What also needs to be underscored is that chicken production is supply-managed in Canada. With our quota system, we essentially produce what we need and consume very little imported poultry products. According to Statistics Canada, the average net worth of a poultry and egg farmer in Canada is well over $6 million. Farmgate prices are set by boards which, in turn, are heavily influenced by production costs. In most years, farm prices will go up and the rest of the supply chain will cope with supply chain economics.
That’s how supply management works. Poultry and egg prices have historically been higher in Canada than elsewhere in the Western world. Nonetheless, supply management has offered Canadians stable prices. In fact, chicken has been the more stable component of the meat trifecta, which also includes pork and beef. But since early 2020, the meat counter has increasingly become expensive, no matter what protein you are after. Many of these factors are far beyond Loblaw’s control.

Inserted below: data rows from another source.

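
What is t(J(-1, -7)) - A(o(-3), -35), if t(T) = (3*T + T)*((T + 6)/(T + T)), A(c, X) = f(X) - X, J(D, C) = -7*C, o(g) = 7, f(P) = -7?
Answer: 82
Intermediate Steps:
A(c, X) = -7 - X
t(T) = 12 + 2*T (t(T) = (4*T)*((6 + T)/((2*T))) = (4*T)*((6 + T)*(1/(2*T))) = (4*T)*((6 + T)/(2*T)) = 12 + 2*T)
t(J(-1, -7)) - A(o(-3), -35) = (12 + 2*(-7*(-7))) - (-7 - 1*(-35)) = (12 + 2*49) - (-7 + 35) = (12 + 98) - 1*28 = 110 - 28 = 82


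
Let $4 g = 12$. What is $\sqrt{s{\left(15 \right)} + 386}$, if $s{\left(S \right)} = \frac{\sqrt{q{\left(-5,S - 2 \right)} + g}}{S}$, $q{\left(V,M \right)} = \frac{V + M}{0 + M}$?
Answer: $\frac{\sqrt{14677650 + 195 \sqrt{611}}}{195} \approx 19.65$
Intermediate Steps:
$g = 3$ ($g = \frac{1}{4} \cdot 12 = 3$)
$q{\left(V,M \right)} = \frac{M + V}{M}$
$s{\left(S \right)} = \frac{\sqrt{3 + \frac{-7 + S}{-2 + S}}}{S}$ ($s{\left(S \right)} = \frac{\sqrt{\frac{\left(S - 2\right) - 5}{S - 2} + 3}}{S} = \frac{\sqrt{\frac{\left(-2 + S\right) - 5}{-2 + S} + 3}}{S} = \frac{\sqrt{\frac{-7 + S}{-2 + S} + 3}}{S} = \frac{\sqrt{3 + \frac{-7 + S}{-2 + S}}}{S}$)
$\sqrt{s{\left(15 \right)} + 386} = \sqrt{\frac{\sqrt{\frac{-13 + 4 \cdot 15}{-2 + 15}}}{15} + 386} = \sqrt{\frac{\sqrt{\frac{-13 + 60}{13}}}{15} + 386} = \sqrt{\frac{\sqrt{\frac{1}{13} \cdot 47}}{15} + 386} = \sqrt{\frac{\sqrt{\frac{47}{13}}}{15} + 386} = \sqrt{\frac{\frac{1}{13} \sqrt{611}}{15} + 386} = \sqrt{\frac{\sqrt{611}}{195} + 386} = \sqrt{386 + \frac{\sqrt{611}}{195}}$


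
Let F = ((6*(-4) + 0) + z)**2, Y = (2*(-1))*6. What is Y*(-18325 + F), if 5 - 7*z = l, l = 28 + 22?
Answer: 10230672/49 ≈ 2.0879e+5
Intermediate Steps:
Y = -12 (Y = -2*6 = -12)
l = 50
z = -45/7 (z = 5/7 - 1/7*50 = 5/7 - 50/7 = -45/7 ≈ -6.4286)
F = 45369/49 (F = ((6*(-4) + 0) - 45/7)**2 = ((-24 + 0) - 45/7)**2 = (-24 - 45/7)**2 = (-213/7)**2 = 45369/49 ≈ 925.90)
Y*(-18325 + F) = -12*(-18325 + 45369/49) = -12*(-852556/49) = 10230672/49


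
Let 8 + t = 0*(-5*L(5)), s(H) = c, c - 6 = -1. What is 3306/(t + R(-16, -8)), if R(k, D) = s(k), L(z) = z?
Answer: -1102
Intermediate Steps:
c = 5 (c = 6 - 1 = 5)
s(H) = 5
R(k, D) = 5
t = -8 (t = -8 + 0*(-5*5) = -8 + 0*(-25) = -8 + 0 = -8)
3306/(t + R(-16, -8)) = 3306/(-8 + 5) = 3306/(-3) = 3306*(-⅓) = -1102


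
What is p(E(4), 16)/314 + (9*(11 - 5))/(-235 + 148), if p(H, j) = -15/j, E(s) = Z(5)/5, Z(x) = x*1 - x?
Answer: -90867/145696 ≈ -0.62368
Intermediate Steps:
Z(x) = 0 (Z(x) = x - x = 0)
E(s) = 0 (E(s) = 0/5 = 0*(1/5) = 0)
p(E(4), 16)/314 + (9*(11 - 5))/(-235 + 148) = -15/16/314 + (9*(11 - 5))/(-235 + 148) = -15*1/16*(1/314) + (9*6)/(-87) = -15/16*1/314 + 54*(-1/87) = -15/5024 - 18/29 = -90867/145696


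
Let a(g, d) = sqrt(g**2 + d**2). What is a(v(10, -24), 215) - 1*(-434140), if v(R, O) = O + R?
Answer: 434140 + sqrt(46421) ≈ 4.3436e+5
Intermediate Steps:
a(g, d) = sqrt(d**2 + g**2)
a(v(10, -24), 215) - 1*(-434140) = sqrt(215**2 + (-24 + 10)**2) - 1*(-434140) = sqrt(46225 + (-14)**2) + 434140 = sqrt(46225 + 196) + 434140 = sqrt(46421) + 434140 = 434140 + sqrt(46421)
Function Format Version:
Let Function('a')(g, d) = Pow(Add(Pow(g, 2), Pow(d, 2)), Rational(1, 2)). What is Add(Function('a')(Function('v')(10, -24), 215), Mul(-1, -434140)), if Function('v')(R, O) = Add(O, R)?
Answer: Add(434140, Pow(46421, Rational(1, 2))) ≈ 4.3436e+5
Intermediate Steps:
Function('a')(g, d) = Pow(Add(Pow(d, 2), Pow(g, 2)), Rational(1, 2))
Add(Function('a')(Function('v')(10, -24), 215), Mul(-1, -434140)) = Add(Pow(Add(Pow(215, 2), Pow(Add(-24, 10), 2)), Rational(1, 2)), Mul(-1, -434140)) = Add(Pow(Add(46225, Pow(-14, 2)), Rational(1, 2)), 434140) = Add(Pow(Add(46225, 196), Rational(1, 2)), 434140) = Add(Pow(46421, Rational(1, 2)), 434140) = Add(434140, Pow(46421, Rational(1, 2)))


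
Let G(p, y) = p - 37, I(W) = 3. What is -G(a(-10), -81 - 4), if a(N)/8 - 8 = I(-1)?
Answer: -51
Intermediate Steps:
a(N) = 88 (a(N) = 64 + 8*3 = 64 + 24 = 88)
G(p, y) = -37 + p
-G(a(-10), -81 - 4) = -(-37 + 88) = -1*51 = -51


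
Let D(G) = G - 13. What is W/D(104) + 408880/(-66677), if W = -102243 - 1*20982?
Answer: -634883185/466739 ≈ -1360.3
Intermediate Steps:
D(G) = -13 + G
W = -123225 (W = -102243 - 20982 = -123225)
W/D(104) + 408880/(-66677) = -123225/(-13 + 104) + 408880/(-66677) = -123225/91 + 408880*(-1/66677) = -123225*1/91 - 408880/66677 = -123225/91 - 408880/66677 = -634883185/466739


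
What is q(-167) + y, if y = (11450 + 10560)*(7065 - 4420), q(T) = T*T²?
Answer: 53558987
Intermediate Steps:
q(T) = T³
y = 58216450 (y = 22010*2645 = 58216450)
q(-167) + y = (-167)³ + 58216450 = -4657463 + 58216450 = 53558987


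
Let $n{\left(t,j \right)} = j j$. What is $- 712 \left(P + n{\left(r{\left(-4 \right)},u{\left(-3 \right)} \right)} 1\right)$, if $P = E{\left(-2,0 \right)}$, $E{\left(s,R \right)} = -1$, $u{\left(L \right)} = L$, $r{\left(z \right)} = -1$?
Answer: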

The last time Canada’s food inflation rate was below our nation’s general inflation rate was in October 2021. While everything in our lives got more expensive, it got significantly worse at the grocery store.
Consumers are actively looking for a scapegoat, one they can relate to. Most consumers barely appreciate how farming, logistics, or even food processing works, but most of us have been to a grocery store. It’s a familiar environment for most of us. Grocery stores are portals to a very complex food system we can barely see and understand, so promptly blaming grocers for overpriced products is instinctive.